Il faisait plus que de l’aimer, il l’adorait.

Quand cette crise fut passée, quand milady parut avoir repris son sang-froid, qu’elle n’avait pas perdu un seul instant; lorsque Felton eut vu se refermer sous le voile de la chasteté ces trésors d’amour qu’on ne lui cachait si bien que pour les lui faire désirer plus ardemment:

—Ah maintenant, dit-il, je n’ai plus qu’une chose à vous demander, c’est le nom de votre véritable bourreau, car pour moi il n’y en a qu’un; l’autre était l’instrument, voilà tout.

—Eh quoi, frère! s’écria milady, faut-il encore que je te le nomme, et tu ne l’as pas deviné?

—Quoi! reprit Felton, lui!... encore lui!... toujours lui!... Quoi! le vrai coupable...

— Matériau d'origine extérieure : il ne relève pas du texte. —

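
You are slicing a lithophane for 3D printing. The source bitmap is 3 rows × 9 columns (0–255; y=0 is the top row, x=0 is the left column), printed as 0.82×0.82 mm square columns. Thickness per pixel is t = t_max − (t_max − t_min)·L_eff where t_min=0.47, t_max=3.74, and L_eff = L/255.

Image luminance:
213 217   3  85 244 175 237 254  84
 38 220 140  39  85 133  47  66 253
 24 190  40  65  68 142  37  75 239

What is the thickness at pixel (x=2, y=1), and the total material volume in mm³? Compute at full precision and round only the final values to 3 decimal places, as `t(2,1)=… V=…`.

span = t_max - t_min = 3.74 - 0.47 = 3.270
L(2,1) = 140, L_eff = 140/255 = 0.549020
t(2,1) = 3.74 - 3.270·0.549020 = 1.945
Σt over all 3·9 pixels = 486313/8500 ≈ 57.2132941
V = pitch²·Σt = 0.82²·486313/8500 = 38.470

t(2,1)=1.945 V=38.470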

—Le vrai coupable, dit milady, c’est le ravageur de l’Angleterre et le persécuteur des vrais croyants, le lâche ravisseur de l’honneur de tant de femmes, celui qui pour un caprice de son cœur corrompu va faire verser tant de sang à l’Angleterre, qui protège les protestants aujourd’hui et qui les trahira demain...

—Buckingham! c’est donc Buckingham! s’écria Felton exaspéré.